Your investment could be sweet. Mondelez International Inc (NASDAQ:MDLZ) is a sweet business ready for solid growth. After spinning off from Kraft Foods Group Inc (NASDAQ:KRFT), Mondelez is a global snacking powerhouse and a leader in chocolate (owing around 15% of market share), gum (7%), biscuits (18%), candy, coffee, and powdered beverages. Mondelez offers investors stability and stable income through its diversified, well-known brands, such as Cadbury, Milka chocolate, Nabisco and Oreo biscuits, Trident gum, and Jacobs coffee.
Growth targets and margin improvement
Mondelez is aiming for organic net revenue growth of 5% to 7% for the top line. For the bottom line, management is aiming for double-digit EPS growth.
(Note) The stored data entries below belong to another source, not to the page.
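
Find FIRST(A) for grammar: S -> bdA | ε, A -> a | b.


Per alternative of A: FIRST(a) = {a}; FIRST(b) = {b}
FIRST(A) = {a, b}


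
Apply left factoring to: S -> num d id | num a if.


Common prefix: 'num'
Factored: S -> num S', S' -> d id | a if


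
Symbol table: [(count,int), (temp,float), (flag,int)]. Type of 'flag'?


Lookup 'flag' → type int


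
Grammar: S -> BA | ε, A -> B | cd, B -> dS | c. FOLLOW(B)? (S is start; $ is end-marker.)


$ ∈ FOLLOW(S). For each A -> αBβ: add FIRST(β)\{ε} to FOLLOW(B); if β nullable, add FOLLOW(A).
FOLLOW(B) = {$, c, d}


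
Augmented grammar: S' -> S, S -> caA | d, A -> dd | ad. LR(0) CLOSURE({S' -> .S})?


Start: S' -> .S
For each item with dot before a nonterminal B, add B -> .γ for every B-production
Closure: [S' -> .S, S -> .caA, S -> .d]


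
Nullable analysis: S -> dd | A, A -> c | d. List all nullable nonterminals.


A nonterminal is nullable iff some alternative derives ε (directly, or every symbol in it is nullable)
Nullable: {}


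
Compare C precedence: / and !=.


'/' is multiplicative (level 10); '!=' is equality (level 6)
Higher level binds tighter
'/' has higher precedence than '!='


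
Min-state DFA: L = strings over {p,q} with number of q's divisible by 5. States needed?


Track (count of q) mod 5: states 0..4, accept at 0
Minimal DFA: 5 states


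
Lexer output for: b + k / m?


Scan left to right, longest-match per lexeme
Tokens: ID(b), OP(+), ID(k), OP(/), ID(m)


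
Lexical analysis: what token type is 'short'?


Pattern: reserved word
Type: KEYWORD


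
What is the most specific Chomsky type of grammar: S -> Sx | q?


Left-linear: every RHS is a terminal or one nonterminal followed by a terminal
Classification: Type 3 (Regular)


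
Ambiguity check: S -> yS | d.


right-linear, alternatives start with distinct terminals 'y' vs 'd': unique leftmost derivation
Unambiguous


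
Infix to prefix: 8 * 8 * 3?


left-to-right (same/higher precedence on left): tree is (* (* 8 8) 3)
Prefix: * * 8 8 3


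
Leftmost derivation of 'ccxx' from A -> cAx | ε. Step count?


Derivation: A => cAx => ccAxx => ccxx
Steps: 3


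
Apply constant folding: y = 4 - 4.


4 - 4 = 0 at compile time
Optimized: y = 0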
Mondelez will need to achieve a high single-digit increase in operating income with 20 to 30 basis points in operating income margins to achieve the top-line and bottom-line goals. How can Mondelez do it? It is actually not hard, according to management.
By taking a look at category mix, Mondelez International Inc (NASDAQ:MDLZ) just needs to maintain its current share and grow mid- to high-single digits for biscuits, chocolate and beverage categories and mid-single digits for gum, candy, cheese, and grocery categories. Geographically, low- to mid-single-digit growth for developed markets and double-digit growth for emerging markets are required to meet the target. Growing revenues in emerging markets is critical to the success of overall growth strategy, and management has executed well on this end. For the first quarter 2013, the company delivered solid double-digit growth for the emerging markets, led by China, India and the Philippines.
To expand the overall gross margin, Mondelez needs to improve its North American and European operation by reducing supply-chain costs. Mondelez International Inc (NASDAQ:MDLZ) needs to streamline its overhead cost and reinvent the supply chain. Management also plans to use 20 to 30 basis points of base-margin expansion to improve manufacturing efficiency. In short, management expects to expand operating income margin by about 20 to 30 basis points per year for the next few years and to reach 13% margin by 2015.
To counter increasing competition, Mondelez continues to innovate in its marketing. It has worked with a number of start-up technology companies to explore and leverage proprietary technology to drive “mobile-at-retail” consumer experiences. Strategically, Mondelez is moving aggressively into mobile and has recently signed a global strategic agreement with Google, focusing on mobile search, mobile display and mobile websites. Mondelez plans to allocate 10% of its global marketing budget into “mobile only” media. Mondelez International Inc (NASDAQ:MDLZ) has also partnered with International Business Machines Corp. (NYSE:IBM) to establish three SAP instances in three years to improve its efficiency and optimize its resources.